- (a) Eligible activities are limited to the acquisition or acquisition and Rehabilitation for accessibility modifications of single family housing units.
- (b) The Household must complete a homebuyer counseling program/class.
(c) First lien purchase loans must comply with the requirements described in paragraphs (1) - (7) of this subsection:
- (1) No adjustable rate mortgage loans or temporary interest rate buy-down loans are allowed;
- (2) No first lien mortgage loans with a total loan to value equal to or greater than 100 percent are allowed;
- (3) No subprime mortgage loans are allowed;
- (4) For conforming mortgage loans, the debt to income ratio (back-end ratio) may not exceed 45 percent;
- (5) Fees charged by third party mortgage lenders are limited to the greater of 2 percent of the mortgage loan amount or $3,500, including but not limited to origination, application, and/or underwriting fees. Fees associated with the origination of Single Family Mortgage Revenue Bond and Mortgage Credit Certificate programs will not be included in the limit. Fees paid to parties other than the first lien lender and reflected on the HUD-1 will not be included in the limit. Fees collected by the first lien lender at closing to be paid to other parties by the first lien lender that are supported by an invoice and reflected on the HUD-1 will not be included in the limit;
- (6) No identity of interest relationship between the lender and the Household is allowed; and
- (7) If an identity of interest exists between the Household and the seller, the Department may require additional documentation that evidences that the sales price is equal to or less than the appraised value of the property as documented by a Third-Party appraisal ordered by the first lien lender. If an identity of interest exists between the builder and Administrator, the Administrator must provide documentation that evidences that the sales price does not provide for a profit of more than 15 percent of the total hard construction costs and does not exceed the current appraised value as documented by a Third-Party appraisal ordered by the first lien lender.
(d) Direct Project Costs, exclusive of Match funds, are limited to:
- (1) acquisition and closing costs: the lesser of $20,000 or the amount necessary as determined by an affordability analysis that evidences the total estimated housing payment (including principal, interest, property taxes, insurance, and any other homebuyer assistance) is no less than 20 percent of the Household's gross monthly income based on a thirty (30) year amortization schedule. If the estimated housing payment will be less than 20 percent, the Department shall reduce the amount of downpayment assistance to the homebuyer such that the total estimated housing payment is no less than 20 percent of the homebuyer's gross income; or
- (2) closing costs and downpayment: the lesser of $6,000 or the total estimated settlement charges shown on the good faith estimate that are paid by the buyer at closing which are not paid by the buyer's contribution. Households assisted under this paragraph who, at the time of application, have assets which may be liquidated without a federal income tax penalty and which exceed three months of estimated principal, interest, property tax, and property insurance payments for the unit to be purchased as shown in the truth-in-lending statement must contribute the excess funds to the total estimated settlement charges as shown on the good faith estimate; and
- (3) rehabilitation for accessibility modifications: $20,000.
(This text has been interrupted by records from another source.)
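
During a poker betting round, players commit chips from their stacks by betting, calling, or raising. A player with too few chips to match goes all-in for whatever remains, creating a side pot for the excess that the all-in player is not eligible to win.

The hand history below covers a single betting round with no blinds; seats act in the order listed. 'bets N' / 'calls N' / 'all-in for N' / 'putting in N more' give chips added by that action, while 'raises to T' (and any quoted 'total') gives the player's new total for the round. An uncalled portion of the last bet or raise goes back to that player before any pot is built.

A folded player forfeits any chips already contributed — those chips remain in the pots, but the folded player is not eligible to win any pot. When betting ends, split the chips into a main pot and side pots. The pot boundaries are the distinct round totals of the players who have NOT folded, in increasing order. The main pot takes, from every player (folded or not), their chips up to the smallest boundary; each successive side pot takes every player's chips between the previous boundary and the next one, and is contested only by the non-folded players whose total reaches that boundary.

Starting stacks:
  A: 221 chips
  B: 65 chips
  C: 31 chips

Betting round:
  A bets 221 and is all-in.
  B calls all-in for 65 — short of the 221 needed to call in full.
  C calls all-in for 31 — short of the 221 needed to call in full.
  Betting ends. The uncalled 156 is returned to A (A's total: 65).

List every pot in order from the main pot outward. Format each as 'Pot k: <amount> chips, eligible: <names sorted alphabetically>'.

Contributions (after 156 returned to A): A=65, B=65, C=31
Pot levels (distinct totals of non-folded players): 31, 65
Layer 1-31: 31 each from A, B, C = 31*3 = 93 chips; eligible A, B, C
Layer 32-65: 34 each from A, B = 34*2 = 68 chips; eligible A, B

Pot 1: 93 chips, eligible: A, B, C
Pot 2: 68 chips, eligible: A, B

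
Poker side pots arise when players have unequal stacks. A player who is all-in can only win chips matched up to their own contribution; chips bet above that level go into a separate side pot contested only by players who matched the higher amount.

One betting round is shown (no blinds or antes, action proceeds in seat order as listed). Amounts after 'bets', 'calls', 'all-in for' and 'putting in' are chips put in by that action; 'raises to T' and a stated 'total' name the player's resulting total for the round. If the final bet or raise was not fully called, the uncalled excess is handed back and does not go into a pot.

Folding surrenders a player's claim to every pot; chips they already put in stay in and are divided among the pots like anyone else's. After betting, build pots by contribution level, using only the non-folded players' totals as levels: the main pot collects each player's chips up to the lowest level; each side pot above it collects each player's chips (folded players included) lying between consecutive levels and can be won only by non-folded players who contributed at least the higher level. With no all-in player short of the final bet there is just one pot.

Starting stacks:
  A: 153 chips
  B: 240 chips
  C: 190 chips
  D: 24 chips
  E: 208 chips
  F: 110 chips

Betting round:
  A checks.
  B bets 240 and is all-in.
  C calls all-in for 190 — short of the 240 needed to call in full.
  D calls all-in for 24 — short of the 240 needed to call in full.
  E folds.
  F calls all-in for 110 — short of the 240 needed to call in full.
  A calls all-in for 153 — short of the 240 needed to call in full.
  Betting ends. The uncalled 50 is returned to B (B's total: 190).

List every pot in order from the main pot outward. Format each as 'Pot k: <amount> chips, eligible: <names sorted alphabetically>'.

Pot 1: 120 chips, eligible: A, B, C, D, F
Pot 2: 344 chips, eligible: A, B, C, F
Pot 3: 129 chips, eligible: A, B, C
Pot 4: 74 chips, eligible: B, C

Derivation:
Contributions (after 50 returned to B): A=153, B=190, C=190, D=24, F=110
Folded: E
Pot levels (distinct totals of non-folded players): 24, 110, 153, 190
Layer 1-24: 24 each from A, B, C, D, F = 24*5 = 120 chips; eligible A, B, C, D, F
Layer 25-110: 86 each from A, B, C, F = 86*4 = 344 chips; eligible A, B, C, F
Layer 111-153: 43 each from A, B, C = 43*3 = 129 chips; eligible A, B, C
Layer 154-190: 37 each from B, C = 37*2 = 74 chips; eligible B, C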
- (4) No funds shall be disbursed to the assisted Household at closing. The HOME assistance shall be reduced in the amount necessary to prevent the Household's direct receipt of funds if the HUD-1 settlement statement shows funds to be provided to the buyer at closing.
- (5) Total assistance to the Household must be in an amount of no less than $1,000. Households who are not eligible for at least $1,000 in total homebuyer assistance are ineligible for assistance under this subchapter.
(e) Project Soft Costs are limited to:
- (1) acquisition and closing costs: no more than $1,500 per housing unit; and
- (2) rehabilitation for accessibility modifications: $5,000 per housing unit.
- (f) Funds for Administrative costs are limited to no more than 4 percent of the Direct Project Costs, exclusive of Match funds.
- (g) The assistance to an eligible Household shall be in the form of a loan in the amount of the Direct Project Costs, excluding Match funds. The loan will be at zero percent interest and include deferral of payment and annual pro rata forgiveness with a term based on the federal affordability requirements as defined in 24 CFR §92.254.
- (h) Any forgiveness of the loan must follow §23.29 of this chapter.
- (i) To ensure affordability, the Department will impose the recapture provisions established in this chapter.
- (j) Housing that is Rehabilitated under this chapter must meet the Texas Minimum Construction Standards (TMCS) and all other applicable local codes, rehabilitation standards, ordinances, and zoning ordinances in accordance with the HOME Final Rule, and Chapter 21 of this title. Housing units that are provided assistance for acquisition only must meet all applicable state and local housing quality standards and code requirements. In the absence of such standards and requirements, the housing units must meet the Housing Quality Standards (HQS) in 24 CFR §982.401.
Source Note:The provisions of this §23.41 adopted to be effective August 30, 2015, 40 TexReg 5324.